The comedic actor recalled some of the difficulties he had when he first began acting in an interview with Saturday Beats. I encountered several difficulties when I first entered the field, he claimed. On the other hand, while one must go through some sort of training, I won’t truly term them challenges. I received my training at the Authentic School of Drama in Ibadan, which is run by actor and director Muyiwa Ademola. He was my trainer for seven years. He taught me how to face the audience, move the camera, and other things.

The training helped me a lot. One of the challenges I faced was having to buy food for people that I knew I was older than just because they got into the industry before me.

“I said on my Instagram Live video recently that anybody coming into the industry has to be patient, focused and prayerful. One could spend 10 years in the industry without succeeding and one may spend only six months and people would like you. You also need to be humble.”

On his relationship with his female fans, the Ogun State-born actor said, “It is good to marry a wife that was destined for one. My wife supports me a lot. Whenever I tell her I am going on set, she knows that I would be on movie locations. On my Instagram Live videos, fans tell me they love me and different people say they want to know me better. I cannot fight them; they are my female fans. At the end of the day, I can become good friends with them and also advise them. It’s not compulsory I have affairs with them. We can still be of help to one another in the future.”
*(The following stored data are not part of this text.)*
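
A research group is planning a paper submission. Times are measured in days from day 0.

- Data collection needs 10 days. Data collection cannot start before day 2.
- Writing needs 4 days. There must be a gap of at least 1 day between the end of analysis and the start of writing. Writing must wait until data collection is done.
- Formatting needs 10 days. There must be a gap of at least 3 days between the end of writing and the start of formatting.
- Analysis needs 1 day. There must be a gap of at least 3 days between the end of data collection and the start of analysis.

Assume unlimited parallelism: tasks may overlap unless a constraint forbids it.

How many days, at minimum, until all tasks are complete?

Data collection waits on its own release at day 2, so it starts at day 2 and finishes at 2 + 10 = day 12.
Analysis waits on data collection (finishes day 12, plus 3-day gap → day 15), so it starts at day 15 and finishes at 15 + 1 = day 16.
Writing needs all of analysis (finishes day 16, plus 1-day gap → day 17); data collection (finishes day 12). That puts its earliest start at day 17; it finishes at 17 + 4 = day 21.
Formatting cannot begin until writing (finishes day 21, plus 3-day gap → day 24). It runs from day 24 to 24 + 10 = day 34.
All tasks are finished once the last one completes. Finish times: Data collection at 12, Analysis at 16, Writing at 21, Formatting at 34. The latest is day 34.

34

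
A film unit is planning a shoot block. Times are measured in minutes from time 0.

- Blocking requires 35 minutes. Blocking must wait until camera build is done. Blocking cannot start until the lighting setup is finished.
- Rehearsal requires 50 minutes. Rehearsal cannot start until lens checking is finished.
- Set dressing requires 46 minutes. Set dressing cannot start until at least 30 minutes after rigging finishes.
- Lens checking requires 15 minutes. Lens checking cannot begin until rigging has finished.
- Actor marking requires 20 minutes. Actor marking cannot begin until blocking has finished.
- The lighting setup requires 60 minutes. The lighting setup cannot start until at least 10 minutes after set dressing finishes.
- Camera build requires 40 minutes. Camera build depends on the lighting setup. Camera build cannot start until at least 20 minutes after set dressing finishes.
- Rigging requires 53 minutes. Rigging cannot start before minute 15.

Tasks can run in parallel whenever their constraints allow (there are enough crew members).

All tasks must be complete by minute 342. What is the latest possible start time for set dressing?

Actor marking must finish by minute 342; it takes 20 minutes, so it must start by 342 − 20 = minute 322.
Blocking feeds into actor marking (must start by minute 322); so blocking must finish by minute 322 and therefore start by minute 287.
Camera build must finish before blocking (must start by minute 287). With a 40-minute duration, camera build must start by 287 − 40 = minute 247.
The lighting setup feeds camera build (must start by minute 247); blocking (must start by minute 287). Taking the minimum, the lighting setup must finish by minute 247 and start by 247 − 60 = minute 187.
Set dressing must finish in time for the lighting setup (must start by minute 187, minus 10-minute gap → minute 177); camera build (must start by minute 247, minus 20-minute gap → minute 227). The tightest is minute 177, so set dressing must start by 177 − 46 = minute 131.

131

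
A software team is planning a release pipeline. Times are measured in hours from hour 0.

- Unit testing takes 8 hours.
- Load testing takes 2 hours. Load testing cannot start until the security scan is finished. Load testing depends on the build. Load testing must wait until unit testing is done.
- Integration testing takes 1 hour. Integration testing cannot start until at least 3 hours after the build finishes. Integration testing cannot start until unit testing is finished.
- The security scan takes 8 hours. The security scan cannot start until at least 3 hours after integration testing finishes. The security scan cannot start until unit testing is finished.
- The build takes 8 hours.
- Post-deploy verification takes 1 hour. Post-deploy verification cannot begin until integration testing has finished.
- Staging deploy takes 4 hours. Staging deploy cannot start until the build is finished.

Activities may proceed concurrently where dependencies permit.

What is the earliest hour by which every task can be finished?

25

Nothing blocks unit testing, so it runs from hour 0 to hour 8.
The build has no prerequisites, so it starts at hour 0 and finishes at hour 8.
After the build (finishes hour 8), staging deploy can start at hour 8 and finishes at hour 12.
Integration testing needs all of the build (finishes hour 8, plus 3-hour gap → hour 11); unit testing (finishes hour 8). That puts its earliest start at hour 11; it finishes at 11 + 1 = hour 12.
After integration testing (finishes hour 12), post-deploy verification can start at hour 12 and finishes at hour 13.
For the security scan: integration testing (finishes hour 12, plus 3-hour gap → hour 15); unit testing (finishes hour 8). Taking the maximum gives a start of hour 15, and it finishes at 15 + 8 = hour 23.
Load testing needs all of the security scan (finishes hour 23); the build (finishes hour 8); unit testing (finishes hour 8). That puts its earliest start at hour 23; it finishes at 23 + 2 = hour 25.
All tasks are finished once the last one completes. Finish times: The build at 8, Unit testing at 8, Integration testing at 12, The security scan at 23, Staging deploy at 12, Load testing at 25, Post-deploy verification at 13. The latest is hour 25.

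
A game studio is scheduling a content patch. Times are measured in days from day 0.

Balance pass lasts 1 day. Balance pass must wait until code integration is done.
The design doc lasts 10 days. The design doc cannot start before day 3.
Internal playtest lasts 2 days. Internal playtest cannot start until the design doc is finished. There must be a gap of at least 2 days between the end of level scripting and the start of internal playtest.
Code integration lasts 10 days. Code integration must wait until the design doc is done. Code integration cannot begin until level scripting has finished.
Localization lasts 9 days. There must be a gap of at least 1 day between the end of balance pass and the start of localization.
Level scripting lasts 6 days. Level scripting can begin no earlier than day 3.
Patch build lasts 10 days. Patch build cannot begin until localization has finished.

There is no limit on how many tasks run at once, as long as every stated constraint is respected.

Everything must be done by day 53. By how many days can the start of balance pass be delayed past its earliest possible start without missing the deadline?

Level scripting cannot begin until its own release at day 3. It runs from day 3 to 3 + 6 = day 9.
The design doc cannot begin until its own release at day 3. It runs from day 3 to 3 + 10 = day 13.
Code integration needs all of the design doc (finishes day 13); level scripting (finishes day 9). That puts its earliest start at day 13; it finishes at 13 + 10 = day 23.
Balance pass cannot begin until code integration (finishes day 23). It runs from day 23 to 23 + 1 = day 24.

Working backward from the deadline:
Patch build must finish by day 53; it takes 10 days, so it must start by 53 − 10 = day 43.
Localization must finish before patch build (must start by day 43). With a 9-day duration, localization must start by 43 − 9 = day 34.
Balance pass has to be done before localization (must start by day 34, minus 1-day gap → day 33). That means finishing by day 33, i.e. starting by 33 − 1 = day 32.
So balance pass can start as early as day 23 and as late as day 32, giving 32 − 23 = 9 days of slack.

9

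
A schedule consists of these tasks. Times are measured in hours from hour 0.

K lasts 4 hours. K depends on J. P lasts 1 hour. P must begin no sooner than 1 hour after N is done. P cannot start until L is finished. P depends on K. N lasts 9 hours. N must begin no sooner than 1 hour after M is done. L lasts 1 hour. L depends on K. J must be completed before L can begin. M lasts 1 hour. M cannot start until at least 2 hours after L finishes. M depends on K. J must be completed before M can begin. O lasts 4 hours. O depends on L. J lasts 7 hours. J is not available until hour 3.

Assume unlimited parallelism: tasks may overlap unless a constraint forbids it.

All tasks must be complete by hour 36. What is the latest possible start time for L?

20

To finish by hour 36, P (duration 1) must start no later than hour 35.
N has to be done before P (must start by hour 35, minus 1-hour gap → hour 34). That means finishing by hour 34, i.e. starting by 34 − 9 = hour 25.
Since N (must start by hour 25, minus 1-hour gap → hour 24) depends on it, M must finish by hour 24. Backing off its 1-hour duration gives a latest start of hour 23.
Nothing follows O; the deadline of hour 36 is its only limit. It must start by 36 − 4 = hour 32.
For L: M (must start by hour 23, minus 2-hour gap → hour 21); O (must start by hour 32); P (must start by hour 35). The most restrictive is hour 21; with a 1-hour duration, L must start by hour 20.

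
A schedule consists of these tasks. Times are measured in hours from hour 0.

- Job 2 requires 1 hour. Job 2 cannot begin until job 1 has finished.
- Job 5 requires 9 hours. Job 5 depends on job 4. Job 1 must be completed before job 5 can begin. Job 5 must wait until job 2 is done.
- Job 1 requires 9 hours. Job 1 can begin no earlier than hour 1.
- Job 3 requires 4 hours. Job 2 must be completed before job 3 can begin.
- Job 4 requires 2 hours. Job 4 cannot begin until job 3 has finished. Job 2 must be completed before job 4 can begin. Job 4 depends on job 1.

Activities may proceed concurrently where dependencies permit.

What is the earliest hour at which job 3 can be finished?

Job 1 waits on its own release at hour 1, so it starts at hour 1 and finishes at 1 + 9 = hour 10.
Job 2 cannot begin until job 1 (finishes hour 10). It runs from hour 10 to 10 + 1 = hour 11.
Job 3 cannot begin until job 2 (finishes hour 11). It runs from hour 11 to 11 + 4 = hour 15.

15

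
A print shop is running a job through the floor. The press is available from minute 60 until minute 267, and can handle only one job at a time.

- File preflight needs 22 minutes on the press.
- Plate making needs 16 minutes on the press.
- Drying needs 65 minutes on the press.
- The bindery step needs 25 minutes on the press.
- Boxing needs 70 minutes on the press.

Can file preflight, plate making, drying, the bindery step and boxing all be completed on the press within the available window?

The press window is 267 − 60 = 207 minutes.
Running back to back, the jobs need 22 + 16 + 65 + 25 + 70 = 198 minutes on the press.
Since 198 ≤ 207, they fit within the window.

Yes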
Ijebu, who lost his father last year, noted that he missed his advice. He added, “I miss his advice. He usually advised me whenever I visited home and he would recite my praise poetry (oriki). When I was growing up, they didn’t speak the Ijebu dialect to me. My brothers urged my parents to train me with ‘pure’ Yoruba. But when God said it was time, I had to start calling some of my friends who spoke the language so well. My dad also tutored me on how to speak the dialect well. I really miss him a lot.”